Using speech recognition to caption live speech is a complex challenge and differs significantly from tasks such as dictation.   Spontaneous speech that occurs in a lecture is acoustically, linguistically, and structurally different than read speech or speech used to create written documents.

The Consortium’s blueprint for a classroom speech recognition captioning interface includes the following guiding principles:

  1. Minimal  training / enrollment requirements to minimize effect on instructors
  2. As a spoken lecture is digitized, transcribed text needs to be simultaneously displayed with minimal lag.
  3. Displayed text needed to be readable
  4. Speech recognition generated text needs to be accurate
  5. Learners should be able to customize how text is accessed
  6. Editing tools are needed to allow third party editing of recognition errors
  7. Transcribed text should be synchronized with source audio, allowing dissemination using standards for accessible media

Prototypes
Based on these core requirements, various prototype systems have been developed and evaluated in live classroom tests including IBM ViaScribe , Caption Editing System, and a Microsoft Speech API (SAPI) based tool.

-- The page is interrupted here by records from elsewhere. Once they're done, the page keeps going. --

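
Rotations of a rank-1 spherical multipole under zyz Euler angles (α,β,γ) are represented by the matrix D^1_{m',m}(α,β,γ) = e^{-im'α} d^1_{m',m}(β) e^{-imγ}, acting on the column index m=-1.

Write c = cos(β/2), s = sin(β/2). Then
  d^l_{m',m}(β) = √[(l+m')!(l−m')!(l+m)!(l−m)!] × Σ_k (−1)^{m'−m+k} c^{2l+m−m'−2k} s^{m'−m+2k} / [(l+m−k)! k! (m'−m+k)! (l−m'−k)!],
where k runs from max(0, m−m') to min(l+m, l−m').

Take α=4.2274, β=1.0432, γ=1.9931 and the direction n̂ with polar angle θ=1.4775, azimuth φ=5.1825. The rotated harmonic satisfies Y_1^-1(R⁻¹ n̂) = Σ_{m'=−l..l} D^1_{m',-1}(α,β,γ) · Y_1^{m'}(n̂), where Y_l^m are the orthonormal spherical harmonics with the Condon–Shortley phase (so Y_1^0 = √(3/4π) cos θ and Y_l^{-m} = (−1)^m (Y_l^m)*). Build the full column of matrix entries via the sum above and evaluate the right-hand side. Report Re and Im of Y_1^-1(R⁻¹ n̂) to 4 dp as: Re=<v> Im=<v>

Need the full column D^1_{m',-1} for m'=−1..1 at α=4.2274, β=1.0432, γ=1.9931.
cos(β/2)=0.867023, sin(β/2)=0.498268
d^1_{-1,-1}: single k=0 term ⇒ +0.751729;  D = +0.750253-0.047092i
d^1_{0,-1}: single k=0 term ⇒ -0.610954;  D = +0.250407-0.557280i
d^1_{1,-1}: single k=0 term ⇒ +0.248271;  D = -0.152905-0.195598i
Y_1^{m'}(θ=1.4775,φ=5.1825) and Σ D·Y over m':
  (+0.7503-0.0471i)·(+0.1558+0.3067i)  (+0.2504-0.5573i)·(+0.0455+0.0000i)  (-0.1529-0.1956i)·(-0.1558+0.3067i)
Y_1^-1(R⁻¹ n̂) = +0.226558+0.180965i

Re=0.2266 Im=0.1810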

To capitalize on core technology advances, the Consortium is continuing research and development of new applications.

IBM Human Ability and Accessibility Center  is developing a web-based system that uses either local speech recognition or a web based recognizer to transcribe speech. The system also includes an online translation feature.

Partners from University of Massachusetts Boston, University of Southampton, and Purdue University are also developing captioning applications using Nuance’s  DragonNaturallySpeaking SDK Client Edition software.